Adderall IR typically begins working within 20-45 minutes. Adderall XR has a similar initial onset for its first bead pulse, with the full dual-peak effect developing over 5-7 hours.

What does the Adderall crash feel like?

Most people describe sudden brain fog, irritability, fatigue, difficulty starting tasks, and a flood of racing thoughts alongside a surge in appetite. It feels like someone unplugged your brain mid-sentence.

Why does Vyvanse feel smoother than Adderall?

Vyvanse is a prodrug, meaning your body has to convert it into active d-amphetamine in your red blood cells.
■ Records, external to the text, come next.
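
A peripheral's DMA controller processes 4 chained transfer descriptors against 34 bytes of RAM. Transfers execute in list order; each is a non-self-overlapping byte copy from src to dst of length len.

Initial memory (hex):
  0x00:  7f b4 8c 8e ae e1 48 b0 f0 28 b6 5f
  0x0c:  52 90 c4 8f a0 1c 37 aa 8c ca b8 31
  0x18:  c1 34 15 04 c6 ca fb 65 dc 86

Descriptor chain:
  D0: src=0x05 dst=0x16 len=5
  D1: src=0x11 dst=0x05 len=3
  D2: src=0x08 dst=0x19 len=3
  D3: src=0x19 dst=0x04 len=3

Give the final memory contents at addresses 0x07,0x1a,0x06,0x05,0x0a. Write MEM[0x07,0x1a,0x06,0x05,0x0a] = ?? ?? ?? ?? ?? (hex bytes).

[0] 0x05->0x16 len=5 : e1 48 b0 f0 28
[1] 0x11->0x05 len=3 : 1c 37 aa
[2] 0x08->0x19 len=3 : f0 28 b6
[3] 0x19->0x04 len=3 : f0 28 b6
query mem[0x07]=0xaa, mem[0x1a]=0x28, mem[0x06]=0xb6, mem[0x05]=0x28, mem[0x0a]=0xb6

MEM[0x07,0x1a,0x06,0x05,0x0a] = aa 28 b6 28 b6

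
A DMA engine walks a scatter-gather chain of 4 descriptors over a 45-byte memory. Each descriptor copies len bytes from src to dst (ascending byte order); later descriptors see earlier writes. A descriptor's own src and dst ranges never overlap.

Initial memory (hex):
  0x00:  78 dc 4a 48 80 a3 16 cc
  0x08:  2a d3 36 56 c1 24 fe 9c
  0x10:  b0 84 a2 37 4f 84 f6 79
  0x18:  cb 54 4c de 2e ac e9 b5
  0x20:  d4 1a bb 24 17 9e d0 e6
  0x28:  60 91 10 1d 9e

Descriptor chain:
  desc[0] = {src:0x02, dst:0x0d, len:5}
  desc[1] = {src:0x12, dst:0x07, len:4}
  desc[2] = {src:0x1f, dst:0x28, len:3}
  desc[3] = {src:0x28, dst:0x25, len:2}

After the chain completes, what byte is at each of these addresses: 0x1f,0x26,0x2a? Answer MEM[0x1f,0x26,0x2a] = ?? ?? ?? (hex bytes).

MEM[0x1f,0x26,0x2a] = b5 d4 1a

D0: mem[0x0d..0x11] <- [4a 48 80 a3 16]
D1: mem[0x07..0x0a] <- [a2 37 4f 84]
D2: mem[0x28..0x2a] <- [b5 d4 1a]
D3: mem[0x25..0x26] <- [b5 d4]
query mem[0x1f]=0xb5, mem[0x26]=0xd4, mem[0x2a]=0x1a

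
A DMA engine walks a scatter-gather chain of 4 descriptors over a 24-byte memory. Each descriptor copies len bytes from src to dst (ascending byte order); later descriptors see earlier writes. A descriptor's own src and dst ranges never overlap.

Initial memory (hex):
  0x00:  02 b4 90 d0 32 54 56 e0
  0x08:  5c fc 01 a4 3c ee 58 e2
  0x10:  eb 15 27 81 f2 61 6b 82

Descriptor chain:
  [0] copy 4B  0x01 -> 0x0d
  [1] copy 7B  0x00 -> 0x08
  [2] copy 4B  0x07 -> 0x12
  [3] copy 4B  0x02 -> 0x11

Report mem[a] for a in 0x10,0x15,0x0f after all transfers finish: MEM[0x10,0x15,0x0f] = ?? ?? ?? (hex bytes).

D0: mem[0x0d..0x10] <- [b4 90 d0 32]
D1: mem[0x08..0x0e] <- [02 b4 90 d0 32 54 56]
D2: mem[0x12..0x15] <- [e0 02 b4 90]
D3: mem[0x11..0x14] <- [90 d0 32 54]
query mem[0x10]=0x32, mem[0x15]=0x90, mem[0x0f]=0xd0

MEM[0x10,0x15,0x0f] = 32 90 d0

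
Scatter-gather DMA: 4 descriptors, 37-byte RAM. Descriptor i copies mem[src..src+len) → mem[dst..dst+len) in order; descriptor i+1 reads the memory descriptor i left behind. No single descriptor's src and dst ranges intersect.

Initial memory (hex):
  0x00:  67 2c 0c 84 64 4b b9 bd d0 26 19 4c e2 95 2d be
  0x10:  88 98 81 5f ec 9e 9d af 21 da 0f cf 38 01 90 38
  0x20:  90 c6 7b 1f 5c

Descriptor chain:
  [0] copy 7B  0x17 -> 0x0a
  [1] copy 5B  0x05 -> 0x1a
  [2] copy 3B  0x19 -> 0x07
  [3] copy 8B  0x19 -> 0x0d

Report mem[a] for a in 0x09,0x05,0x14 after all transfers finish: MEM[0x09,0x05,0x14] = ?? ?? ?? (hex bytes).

MEM[0x09,0x05,0x14] = b9 4b 90

D0: mem[0x0a..0x10] <- [af 21 da 0f cf 38 01]
D1: mem[0x1a..0x1e] <- [4b b9 bd d0 26]
D2: mem[0x07..0x09] <- [da 4b b9]
D3: mem[0x0d..0x14] <- [da 4b b9 bd d0 26 38 90]
query mem[0x09]=0xb9, mem[0x05]=0x4b, mem[0x14]=0x90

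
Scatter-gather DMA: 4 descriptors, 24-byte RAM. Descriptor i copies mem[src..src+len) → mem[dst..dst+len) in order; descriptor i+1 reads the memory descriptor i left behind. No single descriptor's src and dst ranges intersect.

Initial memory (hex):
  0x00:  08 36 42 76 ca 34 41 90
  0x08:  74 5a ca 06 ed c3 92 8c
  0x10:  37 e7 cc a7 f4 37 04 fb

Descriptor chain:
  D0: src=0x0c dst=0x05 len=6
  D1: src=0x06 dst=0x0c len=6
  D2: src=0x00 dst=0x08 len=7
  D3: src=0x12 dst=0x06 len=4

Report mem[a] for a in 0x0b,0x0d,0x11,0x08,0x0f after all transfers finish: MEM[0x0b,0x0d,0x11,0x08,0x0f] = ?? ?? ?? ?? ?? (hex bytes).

MEM[0x0b,0x0d,0x11,0x08,0x0f] = 76 ed 06 f4 37

D0: mem[0x05..0x0a] <- [ed c3 92 8c 37 e7]
D1: mem[0x0c..0x11] <- [c3 92 8c 37 e7 06]
D2: mem[0x08..0x0e] <- [08 36 42 76 ca ed c3]
D3: mem[0x06..0x09] <- [cc a7 f4 37]
query mem[0x0b]=0x76, mem[0x0d]=0xed, mem[0x11]=0x06, mem[0x08]=0xf4, mem[0x0f]=0x37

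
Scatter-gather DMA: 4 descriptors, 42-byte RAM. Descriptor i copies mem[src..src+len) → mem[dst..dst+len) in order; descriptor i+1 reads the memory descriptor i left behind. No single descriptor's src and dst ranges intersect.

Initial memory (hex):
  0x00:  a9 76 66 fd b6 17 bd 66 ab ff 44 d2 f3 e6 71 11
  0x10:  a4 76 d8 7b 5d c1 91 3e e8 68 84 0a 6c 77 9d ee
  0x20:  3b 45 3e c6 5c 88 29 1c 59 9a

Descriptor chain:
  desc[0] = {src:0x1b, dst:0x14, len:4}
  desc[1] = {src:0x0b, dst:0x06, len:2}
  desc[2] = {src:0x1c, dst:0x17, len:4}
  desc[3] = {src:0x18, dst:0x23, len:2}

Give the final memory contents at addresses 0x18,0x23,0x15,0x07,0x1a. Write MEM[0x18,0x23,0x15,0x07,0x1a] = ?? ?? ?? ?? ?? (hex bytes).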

This rate-limited conversion creates a gradual ramp-up instead of a fast hit, and produces the lowest variability of any stimulant.

How long does Concerta actually last?

Concerta's OROS system provides 10-12 hours of coverage with a unique ascending profile where plasma concentrations climb for 5-9 hours before wearing off. Many users feel the strongest effects in the afternoon, not the morning.

Is the medication crash the same as rebound?

Not exactly. The crash is your medication wearing off and returning you to baseline, while rebound is when symptoms temporarily spike worse than your unmedicated baseline, affecting about 30% of patients for roughly 60 minutes.